Bond sentou-se na beira da cama. Tomou-lhe a mão e olhou-a nos olhos. Meu Deus, pensou, espero que dê certo. Tomara que este plano maluco corra bem. Será esta linda jovem uma farsante? Será sincera? Os olhos não lhe diziam nada a não ser que ela estava feliz, que desejava que ele a amasse e que estava surpresa pelo que lhe acontecia. A outra mão de Tatiana circundou-lhe a nuca e puxou-o violentamente para ela.

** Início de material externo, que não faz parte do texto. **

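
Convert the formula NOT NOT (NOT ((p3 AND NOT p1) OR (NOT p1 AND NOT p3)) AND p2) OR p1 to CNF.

NOT NOT (NOT ((p3 AND NOT p1) OR (NOT p1 AND NOT p3)) AND p2) OR p1
= (NOT ((p3 AND NOT p1) OR (NOT p1 AND NOT p3)) AND p2) OR p1   [double negation]
= (NOT (p3 AND NOT p1) AND NOT (NOT p1 AND NOT p3) AND p2) OR p1   [De Morgan]
= ((NOT p3 OR NOT NOT p1) AND NOT (NOT p1 AND NOT p3) AND p2) OR p1   [De Morgan]
= ((NOT p3 OR p1) AND NOT (NOT p1 AND NOT p3) AND p2) OR p1   [double negation]
= ((NOT p3 OR p1) AND (NOT NOT p1 OR NOT NOT p3) AND p2) OR p1   [De Morgan]
= ((NOT p3 OR p1) AND (p1 OR NOT NOT p3) AND p2) OR p1   [double negation]
= ((NOT p3 OR p1) AND (p1 OR p3) AND p2) OR p1   [double negation]
= (NOT p3 OR p1 OR p1) AND (p1 OR p3 OR p1) AND (p2 OR p1)   [distribute OR over AND]
= (NOT p3 OR p1) AND (p1 OR p3) AND (p2 OR p1)   [simplify]

(NOT p3 OR p1) AND (p1 OR p3) AND (p2 OR p1)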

A princípio, sua boca tremeu sob a dele, mas, à medida que a paixão a envolveu, correspondeu ao infindável beijo.

Bond colocou as pernas sobre a cama. Enquanto continuava a beijá-la, sua mão segurou-lhe o seio esquerdo, sentindo o mamilo endurecer de desejo sob os dedos. A mão deslizou pelo estômago plano. As pernas de Tatiana moveram-se languidamente. Gemeu baixinho e afastou a boca da dele. As longas pestanas palpitaram sobre os olhos cerrados como as asas de um beija-flor.

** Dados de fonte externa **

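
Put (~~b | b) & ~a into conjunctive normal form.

(~~b | b) & ~a
⇔ (b | b) & ~a   [double negation]
⇔ b & ~a   [simplify]

b & ~a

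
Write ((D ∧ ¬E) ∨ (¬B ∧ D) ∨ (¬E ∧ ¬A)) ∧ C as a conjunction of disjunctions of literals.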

Bond pegou a beirada do lençol e puxou-o para baixo, atirando-o aos pés da cama. Ela usava apenas a fita preta ao pescoço e meias de seda, também pretas, enroladas acima dos joelhos. Seus braços o enlaçaram.

Atrás do grande espelho falso situado na parede por trás da cama, e sem que nenhum dos dois soubesse, os dois fotógrafos da SMERSH comprimiam-se no apertado "cabinet de voyeur", à semelhança do que muitos amigos do proprietário do "Kristal Palas" haviam feito, para observarem uma noite de núpcias.

Os espiões fitavam os apaixonados arabescos formados pelos dois corpos e o mecanismo das câmeras girava enquanto a respiração de ambos se tornava ofegante e o suor da excitação escorria-lhes dos rostos úmidos até os colarinhos ordinários.